Assume that there is a bayesian BPA m defined on FOD Θ with |Θ| = n. In terms of property 3.1, iTU ^I(m) attains the maximum value when m(𝜃 _i )=1/n, ∀𝜃 _i ∈Θ. Then we have

$$\begin{array}{l} f = \max \;iTU^{I} (m) = \sum\limits_{i = 1}^{n} {\left( {1 - \sqrt {(1/n)^{2} + (1/n - 1)^{2} } } \right)} \\ \quad \quad \quad \quad \quad \quad \quad = n - \sqrt {n^{2} - 2n + 2} \\ \end{array} $$

Here,

$$\begin{array}{l} f_{n}^{\prime} = 1 - {{(n - 1)} \mathord{\left/ {\vphantom {{(n - 1)} {\sqrt {n^{2} - 2n + 2} }}} \right. \kern-\nulldelimiterspace} {\sqrt {n^{2} - 2n + 2} }} \\ \quad = 1 - {{(n - 1)} \mathord{\left/ {\vphantom {{(n - 1)} {\sqrt {(n - 1)^{2} + 1} }}} \right. \kern-\nulldelimiterspace} {\sqrt {(n - 1)^{2} + 1} }} \\ \quad > 0 \\ \end{array} $$

which means f is monotonically increasing with respect to n, \(n \in \mathbb {N}^ +\).
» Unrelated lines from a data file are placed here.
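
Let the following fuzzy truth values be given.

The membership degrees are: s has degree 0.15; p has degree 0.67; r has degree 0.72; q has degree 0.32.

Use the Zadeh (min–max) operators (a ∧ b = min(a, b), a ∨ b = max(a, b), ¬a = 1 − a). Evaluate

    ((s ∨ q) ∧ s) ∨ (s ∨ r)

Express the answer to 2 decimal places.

s ∨ q = max(a, b) on (0.15, 0.32) = 0.32
(s ∨ q) ∧ s = min(a, b) on (0.32, 0.15) = 0.15
s ∨ r = max(a, b) on (0.15, 0.72) = 0.72
((s ∨ q) ∧ s) ∨ (s ∨ r) = max(a, b) on (0.15, 0.72) = 0.72

0.72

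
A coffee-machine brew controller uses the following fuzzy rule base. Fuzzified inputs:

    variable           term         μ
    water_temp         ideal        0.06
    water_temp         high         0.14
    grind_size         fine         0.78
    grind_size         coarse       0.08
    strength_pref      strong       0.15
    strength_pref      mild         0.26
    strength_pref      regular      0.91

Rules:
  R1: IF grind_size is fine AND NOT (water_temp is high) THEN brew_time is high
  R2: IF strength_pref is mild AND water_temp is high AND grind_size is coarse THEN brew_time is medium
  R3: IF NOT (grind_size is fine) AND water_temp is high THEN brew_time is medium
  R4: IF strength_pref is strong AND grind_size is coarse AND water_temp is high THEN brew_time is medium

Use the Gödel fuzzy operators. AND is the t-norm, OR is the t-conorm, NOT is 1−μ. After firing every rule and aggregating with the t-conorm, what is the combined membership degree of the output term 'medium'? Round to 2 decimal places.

0.14

R1: fine=0.78, ¬high=1−0.14=0.86; AND[min(a, b)] → w = 0.78
R2: mild=0.26, high=0.14, coarse=0.08; AND[min(a, b)] → w = 0.08
R3: ¬fine=1−0.78=0.22, high=0.14; AND[min(a, b)] → w = 0.14
R4: strong=0.15, coarse=0.08, high=0.14; AND[min(a, b)] → w = 0.08
Rules with consequent 'medium': {R2, R3, R4} → strengths 0.08, 0.14, 0.08
Aggregate via t-conorm [max(a, b)]: 0.14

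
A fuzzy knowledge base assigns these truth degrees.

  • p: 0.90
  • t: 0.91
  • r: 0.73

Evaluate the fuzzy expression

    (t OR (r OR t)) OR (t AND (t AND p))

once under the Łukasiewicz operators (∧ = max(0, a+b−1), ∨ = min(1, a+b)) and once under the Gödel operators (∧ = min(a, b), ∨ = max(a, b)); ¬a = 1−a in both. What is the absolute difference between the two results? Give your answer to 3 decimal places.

0.090

Under Łukasiewicz:
  r OR t = min(1, a+b) on (0.73, 0.91) = 1.00
  t OR (r OR t) = min(1, a+b) on (0.91, 1.00) = 1.00
  t AND p = max(0, a+b−1) on (0.91, 0.90) = 0.81
  t AND (t AND p) = max(0, a+b−1) on (0.91, 0.81) = 0.72
  (t OR (r OR t)) OR (t AND (t AND p)) = min(1, a+b) on (1.00, 0.72) = 1.00
  → value = 1.0000
Under Gödel:
  r OR t = max(a, b) on (0.73, 0.91) = 0.91
  t OR (r OR t) = max(a, b) on (0.91, 0.91) = 0.91
  t AND p = min(a, b) on (0.91, 0.90) = 0.90
  t AND (t AND p) = min(a, b) on (0.91, 0.90) = 0.90
  (t OR (r OR t)) OR (t AND (t AND p)) = max(a, b) on (0.91, 0.90) = 0.91
  → value = 0.9100
|1.0000 − 0.9100| = 0.090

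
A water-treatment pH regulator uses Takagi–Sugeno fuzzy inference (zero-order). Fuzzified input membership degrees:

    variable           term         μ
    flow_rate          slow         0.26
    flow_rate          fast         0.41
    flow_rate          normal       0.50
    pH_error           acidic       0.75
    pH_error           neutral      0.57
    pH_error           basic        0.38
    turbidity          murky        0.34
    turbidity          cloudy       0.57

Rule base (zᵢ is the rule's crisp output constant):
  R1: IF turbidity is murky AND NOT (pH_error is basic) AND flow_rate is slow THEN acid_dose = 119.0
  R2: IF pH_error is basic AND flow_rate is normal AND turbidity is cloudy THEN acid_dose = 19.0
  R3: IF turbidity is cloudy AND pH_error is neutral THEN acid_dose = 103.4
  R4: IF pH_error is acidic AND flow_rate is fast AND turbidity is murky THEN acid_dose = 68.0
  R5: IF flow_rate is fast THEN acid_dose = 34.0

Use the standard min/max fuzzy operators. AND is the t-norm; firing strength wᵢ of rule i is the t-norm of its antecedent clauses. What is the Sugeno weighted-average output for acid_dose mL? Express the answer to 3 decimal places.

R1 (z=119.0): murky=0.34, ¬basic=1−0.38=0.62, slow=0.26; AND[min(a, b)] → w = 0.26
R2 (z=19.0): basic=0.38, normal=0.50, cloudy=0.57; AND[min(a, b)] → w = 0.38
R3 (z=103.4): cloudy=0.57, neutral=0.57; AND[min(a, b)] → w = 0.57
R4 (z=68.0): acidic=0.75, fast=0.41, murky=0.34; AND[min(a, b)] → w = 0.34
R5 (z=34.0): fast=0.41 → w = 0.41
Weighted average = (0.26·119.0 + 0.38·19.0 + 0.57·103.4 + 0.34·68.0 + 0.41·34.0) / (0.26 + 0.38 + 0.57 + 0.34 + 0.41)
  = 134.1580 / 1.9600 = 68.448

68.448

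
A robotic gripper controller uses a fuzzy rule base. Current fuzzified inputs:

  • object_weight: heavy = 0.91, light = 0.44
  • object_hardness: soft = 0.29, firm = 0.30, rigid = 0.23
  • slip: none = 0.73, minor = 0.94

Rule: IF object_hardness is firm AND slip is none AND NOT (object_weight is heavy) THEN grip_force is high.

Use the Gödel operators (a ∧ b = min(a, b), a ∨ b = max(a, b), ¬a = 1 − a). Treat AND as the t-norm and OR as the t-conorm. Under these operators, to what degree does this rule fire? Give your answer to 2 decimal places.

0.09

firing strength: firm=0.30, none=0.73, ¬heavy=1−0.91=0.09; AND[min(a, b)] → w = 0.09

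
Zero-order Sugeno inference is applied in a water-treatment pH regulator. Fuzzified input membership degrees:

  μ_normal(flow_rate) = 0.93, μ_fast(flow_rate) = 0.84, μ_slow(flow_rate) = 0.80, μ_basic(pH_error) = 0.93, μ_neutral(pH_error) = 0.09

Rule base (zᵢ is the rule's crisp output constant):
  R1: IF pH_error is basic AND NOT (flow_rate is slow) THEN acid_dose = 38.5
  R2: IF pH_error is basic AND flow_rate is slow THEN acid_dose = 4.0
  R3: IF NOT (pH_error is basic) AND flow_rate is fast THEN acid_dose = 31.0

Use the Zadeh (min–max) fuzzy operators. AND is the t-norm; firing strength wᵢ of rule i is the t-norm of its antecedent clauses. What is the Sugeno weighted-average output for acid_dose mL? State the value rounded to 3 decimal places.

12.215

R1 (z=38.5): basic=0.93, ¬slow=1−0.80=0.20; AND[min(a, b)] → w = 0.20
R2 (z=4.0): basic=0.93, slow=0.80; AND[min(a, b)] → w = 0.80
R3 (z=31.0): ¬basic=1−0.93=0.07, fast=0.84; AND[min(a, b)] → w = 0.07
Weighted average = (0.20·38.5 + 0.80·4.0 + 0.07·31.0) / (0.20 + 0.80 + 0.07)
  = 13.0700 / 1.0700 = 12.215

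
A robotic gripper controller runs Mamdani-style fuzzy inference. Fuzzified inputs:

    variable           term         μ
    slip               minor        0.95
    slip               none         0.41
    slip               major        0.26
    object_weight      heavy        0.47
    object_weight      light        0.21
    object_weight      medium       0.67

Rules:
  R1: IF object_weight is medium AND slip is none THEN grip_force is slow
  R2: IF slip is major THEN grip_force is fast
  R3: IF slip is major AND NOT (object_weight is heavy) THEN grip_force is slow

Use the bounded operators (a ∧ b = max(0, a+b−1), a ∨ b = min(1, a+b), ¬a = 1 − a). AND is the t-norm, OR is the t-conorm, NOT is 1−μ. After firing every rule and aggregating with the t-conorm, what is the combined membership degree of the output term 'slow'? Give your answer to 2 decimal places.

R1: medium=0.67, none=0.41; AND[max(0, a+b−1)] → w = 0.08
R2: major=0.26 → w = 0.26
R3: major=0.26, ¬heavy=1−0.47=0.53; AND[max(0, a+b−1)] → w = 0.00
Rules with consequent 'slow': {R1, R3} → strengths 0.08, 0.00
Aggregate via t-conorm [min(1, a+b)]: 0.08

0.08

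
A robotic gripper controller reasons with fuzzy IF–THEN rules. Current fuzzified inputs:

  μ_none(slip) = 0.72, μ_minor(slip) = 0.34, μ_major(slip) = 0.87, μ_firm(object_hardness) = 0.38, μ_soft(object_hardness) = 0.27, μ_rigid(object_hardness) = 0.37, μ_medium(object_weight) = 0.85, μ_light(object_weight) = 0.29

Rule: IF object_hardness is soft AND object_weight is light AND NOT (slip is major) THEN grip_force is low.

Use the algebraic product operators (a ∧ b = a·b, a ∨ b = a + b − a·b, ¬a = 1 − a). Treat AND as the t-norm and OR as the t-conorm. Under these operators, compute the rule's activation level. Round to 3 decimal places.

firing strength: soft=0.27, light=0.29, ¬major=1−0.87=0.13; AND[a·b] → w = 0.0102

0.010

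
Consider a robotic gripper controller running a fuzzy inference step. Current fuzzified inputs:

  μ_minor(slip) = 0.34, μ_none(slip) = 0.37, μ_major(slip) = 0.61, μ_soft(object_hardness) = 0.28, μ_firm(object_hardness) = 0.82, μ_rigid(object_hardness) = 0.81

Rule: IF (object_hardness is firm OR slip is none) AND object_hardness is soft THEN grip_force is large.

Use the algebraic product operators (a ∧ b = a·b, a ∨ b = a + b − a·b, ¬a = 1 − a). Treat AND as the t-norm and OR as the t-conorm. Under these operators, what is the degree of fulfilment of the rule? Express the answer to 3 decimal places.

firing strength: (firm=0.82 OR none=0.37) = 0.8866; AND[a·b] with soft=0.28 → w = 0.2482

0.248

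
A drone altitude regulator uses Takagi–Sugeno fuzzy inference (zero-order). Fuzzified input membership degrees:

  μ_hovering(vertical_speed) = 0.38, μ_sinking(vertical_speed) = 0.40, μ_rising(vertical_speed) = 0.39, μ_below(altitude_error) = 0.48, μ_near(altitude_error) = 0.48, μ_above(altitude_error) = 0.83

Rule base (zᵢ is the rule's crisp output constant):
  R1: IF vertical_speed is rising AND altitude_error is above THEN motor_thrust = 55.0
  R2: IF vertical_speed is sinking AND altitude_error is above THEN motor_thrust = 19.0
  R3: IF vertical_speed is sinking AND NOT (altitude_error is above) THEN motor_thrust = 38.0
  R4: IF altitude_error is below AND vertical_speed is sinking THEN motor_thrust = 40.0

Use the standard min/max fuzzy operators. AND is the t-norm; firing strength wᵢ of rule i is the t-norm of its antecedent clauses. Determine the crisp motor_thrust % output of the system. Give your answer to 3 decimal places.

37.875

R1 (z=55.0): rising=0.39, above=0.83; AND[min(a, b)] → w = 0.39
R2 (z=19.0): sinking=0.40, above=0.83; AND[min(a, b)] → w = 0.40
R3 (z=38.0): sinking=0.40, ¬above=1−0.83=0.17; AND[min(a, b)] → w = 0.17
R4 (z=40.0): below=0.48, sinking=0.40; AND[min(a, b)] → w = 0.40
Weighted average = (0.39·55.0 + 0.40·19.0 + 0.17·38.0 + 0.40·40.0) / (0.39 + 0.40 + 0.17 + 0.40)
  = 51.5100 / 1.3600 = 37.875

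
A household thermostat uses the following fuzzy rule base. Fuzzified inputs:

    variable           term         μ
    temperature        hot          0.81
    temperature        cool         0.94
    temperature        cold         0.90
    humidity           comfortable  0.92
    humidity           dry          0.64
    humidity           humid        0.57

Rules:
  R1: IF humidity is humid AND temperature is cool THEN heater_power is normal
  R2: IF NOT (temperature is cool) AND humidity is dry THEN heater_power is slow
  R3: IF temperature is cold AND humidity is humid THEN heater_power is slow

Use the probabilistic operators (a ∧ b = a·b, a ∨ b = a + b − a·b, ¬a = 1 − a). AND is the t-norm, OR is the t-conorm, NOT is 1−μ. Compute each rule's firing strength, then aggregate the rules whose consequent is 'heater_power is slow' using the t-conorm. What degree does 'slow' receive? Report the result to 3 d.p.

0.532

R1: humid=0.57, cool=0.94; AND[a·b] → w = 0.5358
R2: ¬cool=1−0.94=0.06, dry=0.64; AND[a·b] → w = 0.0384
R3: cold=0.90, humid=0.57; AND[a·b] → w = 0.5130
Rules with consequent 'slow': {R2, R3} → strengths 0.0384, 0.5130
Aggregate via t-conorm [a + b − a·b]: 0.5317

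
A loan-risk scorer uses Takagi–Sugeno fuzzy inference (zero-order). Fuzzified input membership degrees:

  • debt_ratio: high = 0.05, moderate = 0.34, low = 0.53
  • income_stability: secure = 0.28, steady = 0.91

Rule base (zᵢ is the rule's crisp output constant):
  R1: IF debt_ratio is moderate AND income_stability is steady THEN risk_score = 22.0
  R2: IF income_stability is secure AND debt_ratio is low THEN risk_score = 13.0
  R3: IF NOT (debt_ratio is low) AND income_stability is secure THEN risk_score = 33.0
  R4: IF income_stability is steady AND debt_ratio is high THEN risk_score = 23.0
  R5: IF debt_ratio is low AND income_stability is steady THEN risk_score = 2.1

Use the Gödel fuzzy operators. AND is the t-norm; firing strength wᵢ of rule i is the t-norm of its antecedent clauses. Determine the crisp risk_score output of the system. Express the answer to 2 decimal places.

R1 (z=22.0): moderate=0.34, steady=0.91; AND[min(a, b)] → w = 0.34
R2 (z=13.0): secure=0.28, low=0.53; AND[min(a, b)] → w = 0.28
R3 (z=33.0): ¬low=1−0.53=0.47, secure=0.28; AND[min(a, b)] → w = 0.28
R4 (z=23.0): steady=0.91, high=0.05; AND[min(a, b)] → w = 0.05
R5 (z=2.1): low=0.53, steady=0.91; AND[min(a, b)] → w = 0.53
Weighted average = (0.34·22.0 + 0.28·13.0 + 0.28·33.0 + 0.05·23.0 + 0.53·2.1) / (0.34 + 0.28 + 0.28 + 0.05 + 0.53)
  = 22.6230 / 1.4800 = 15.29

15.29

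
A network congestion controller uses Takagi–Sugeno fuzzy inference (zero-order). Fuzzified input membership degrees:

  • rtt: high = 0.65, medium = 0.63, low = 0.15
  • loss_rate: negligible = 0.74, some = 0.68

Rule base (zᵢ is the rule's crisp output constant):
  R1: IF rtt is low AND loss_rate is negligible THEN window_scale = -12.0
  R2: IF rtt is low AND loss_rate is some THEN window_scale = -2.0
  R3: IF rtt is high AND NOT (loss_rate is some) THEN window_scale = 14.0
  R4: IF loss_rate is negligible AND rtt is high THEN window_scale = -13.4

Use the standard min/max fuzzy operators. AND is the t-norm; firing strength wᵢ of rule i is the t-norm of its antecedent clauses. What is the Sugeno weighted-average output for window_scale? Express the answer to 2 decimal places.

-4.98

R1 (z=-12.0): low=0.15, negligible=0.74; AND[min(a, b)] → w = 0.15
R2 (z=-2.0): low=0.15, some=0.68; AND[min(a, b)] → w = 0.15
R3 (z=14.0): high=0.65, ¬some=1−0.68=0.32; AND[min(a, b)] → w = 0.32
R4 (z=-13.4): negligible=0.74, high=0.65; AND[min(a, b)] → w = 0.65
Weighted average = (0.15·-12.0 + 0.15·-2.0 + 0.32·14.0 + 0.65·-13.4) / (0.15 + 0.15 + 0.32 + 0.65)
  = -6.3300 / 1.2700 = -4.98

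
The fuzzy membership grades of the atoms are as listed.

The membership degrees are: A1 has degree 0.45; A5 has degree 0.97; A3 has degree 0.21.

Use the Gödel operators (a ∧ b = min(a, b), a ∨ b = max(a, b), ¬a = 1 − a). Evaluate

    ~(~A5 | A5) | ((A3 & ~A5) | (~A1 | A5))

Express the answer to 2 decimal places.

~A5 = 1 − 0.97 = 0.03
~A5 | A5 = max(a, b) on (0.03, 0.97) = 0.97
~(~A5 | A5) = 1 − 0.97 = 0.03
~A5 = 1 − 0.97 = 0.03
A3 & ~A5 = min(a, b) on (0.21, 0.03) = 0.03
~A1 = 1 − 0.45 = 0.55
~A1 | A5 = max(a, b) on (0.55, 0.97) = 0.97
(A3 & ~A5) | (~A1 | A5) = max(a, b) on (0.03, 0.97) = 0.97
~(~A5 | A5) | ((A3 & ~A5) | (~A1 | A5)) = max(a, b) on (0.03, 0.97) = 0.97

0.97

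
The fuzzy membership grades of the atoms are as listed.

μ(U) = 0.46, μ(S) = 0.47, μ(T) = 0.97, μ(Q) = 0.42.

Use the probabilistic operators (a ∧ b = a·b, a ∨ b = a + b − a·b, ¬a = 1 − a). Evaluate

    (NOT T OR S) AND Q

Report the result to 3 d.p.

0.204

NOT T = 1 − 0.9700 = 0.0300
NOT T OR S = a + b − a·b on (0.0300, 0.4700) = 0.4859
(NOT T OR S) AND Q = a·b on (0.4859, 0.4200) = 0.2041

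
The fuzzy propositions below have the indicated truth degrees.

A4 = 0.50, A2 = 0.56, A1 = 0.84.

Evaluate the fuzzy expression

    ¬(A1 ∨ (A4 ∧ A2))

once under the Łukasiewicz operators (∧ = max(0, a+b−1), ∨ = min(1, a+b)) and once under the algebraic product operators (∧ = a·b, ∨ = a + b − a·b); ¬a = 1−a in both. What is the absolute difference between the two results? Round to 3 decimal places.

0.015

Under Łukasiewicz:
  A4 ∧ A2 = max(0, a+b−1) on (0.50, 0.56) = 0.06
  A1 ∨ (A4 ∧ A2) = min(1, a+b) on (0.84, 0.06) = 0.90
  ¬(A1 ∨ (A4 ∧ A2)) = 1 − 0.90 = 0.10
  → value = 0.1000
Under algebraic product:
  A4 ∧ A2 = a·b on (0.5000, 0.5600) = 0.2800
  A1 ∨ (A4 ∧ A2) = a + b − a·b on (0.8400, 0.2800) = 0.8848
  ¬(A1 ∨ (A4 ∧ A2)) = 1 − 0.8848 = 0.1152
  → value = 0.1152
|0.1000 − 0.1152| = 0.015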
Furthermore, \(\underset {{n \to + \infty }}{\lim } f = 1\). Hence

$$\max \;iTU^{I} (m_{1} ) < \max \;iTU^{I} (m_{2} ) $$

for bayesian BPAs m ₁ defined on Θ₁ with |Θ₁| = n ₁ and m ₂ defined on Θ₂ with |Θ₂| = n ₂, where n ₁<n ₂.